5.05.2004

At Chain's End

The beach is where I found it, lying there, knowingly awaiting my arrival. The beach, although I'm not sure how far I've actually gone, seems far away and distant. I can't see much across the distance behind me, it seems like a blur how the horizon just stretches out, the sky meets the land, or maybe the sea, I can't tell anymore; like I said it's a blur now. Didn't think to measure the distance either, though I knew it could of gone on forever it didn't much matter; maybe because all I was concerned with was what was at the end of this.

I never thought that place would be the beginning of a journey. My wife suggested it as a way to end some of the stress in our lives, a vacation. I couldn't understand why she would want to get away. Why would anyone want to leave the city? It has everything you need, anything you could want, and you can have it within two minutes or you'll get it free. I didn't understand what going away from everything and anything would accomplish. Whatever you're looking for the city had it, and you could always find it for a better price at one of the other thousands of stores. What could we look for out there to end stress that we couldn't find in the place that had it all?

The city was where my entire life had happened; I was born there, began school there, made all of my friends there, and climbed the occupational ladder there. Never in my life had I ever spent a moment thinking that I would ever want to leave, or if I left for any reason, ever finding something better.
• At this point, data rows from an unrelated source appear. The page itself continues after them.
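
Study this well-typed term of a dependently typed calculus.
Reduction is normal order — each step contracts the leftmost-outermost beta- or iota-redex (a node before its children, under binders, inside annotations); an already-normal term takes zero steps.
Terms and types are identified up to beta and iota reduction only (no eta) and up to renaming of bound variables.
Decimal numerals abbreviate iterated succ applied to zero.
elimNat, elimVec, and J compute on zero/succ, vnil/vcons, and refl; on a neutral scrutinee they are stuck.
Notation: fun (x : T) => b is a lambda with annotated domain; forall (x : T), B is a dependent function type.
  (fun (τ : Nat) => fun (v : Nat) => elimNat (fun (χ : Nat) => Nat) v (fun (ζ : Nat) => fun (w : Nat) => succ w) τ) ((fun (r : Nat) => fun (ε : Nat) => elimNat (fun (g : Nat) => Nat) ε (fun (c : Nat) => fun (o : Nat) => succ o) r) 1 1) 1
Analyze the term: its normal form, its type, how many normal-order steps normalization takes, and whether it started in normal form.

reduced normal form:
  3
type:
  Nat
steps to reach normal form (normal order): 15
term was already normal: no
first redex: a beta-redex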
The first home my parents owned was a small apartment, the usual way couples start off there, and from which some never leave. A home surrounded by other apartments and other towering buildings. The memory that will always resound in my mind is the amount of people. It's amazing how many people you can cram into a small area. People bustling everywhere, apartment buildings, stores and the streets were alive and crawling with people. When we eventually bought a house in the suburbs, we could still see the skyscrapers in the distance. We were still surrounded by people; although when one has grown up used to the suffocation of close quarters this 5 square metres of grass they called a back yard, and the metre and a half of space between our house and the next seemed to be an incredible amount of space. My world consisted of metal, cement, and fibreglass; man made fabrications of greatness. There was little natural beauty to speak of; grass was a weed to be controlled and manipulated. A means of bragging, or of shame when compared to the neighbour's vibrant and luscious patch. The few measly trees were to be found at the park, and the only home grown flowers that were to be found were small boxes and planters.

This vacation seemed important to her though, so I went along with it. She wanted to rent a cottage by the sea for a few months to really get away from it all. She really meant get away from it all; there was nothing there. Instead of tall impressive towers, busy sidewalks, and wide-open highways, there were trees, weeds as high as my waist, and narrow dirt roads. Instead of convenience and competition for lowest cost, every thing was rustic and simplistic. Or was that just my interpretation of it all? I'm not so certain of what I thought anymore. In order to be politically correct, what I thought was only true to myself, and what everyone else thought was the truth for them. So if I was the only one thinking it than how could what I thought, or anyone else thought for that matter, be the truth? Instead being able to admit that what or how I thought could have been wrong, it was just what I had believed to be true. Well you can forget political correctness, I can see clearly now that I couldn't see beyond my industrialist mind, couldn't understand natural beauty, what I thought had been twisted and clouded by ways of political correctness. My mind had been corrupted from all of the years of subjection to that way of life.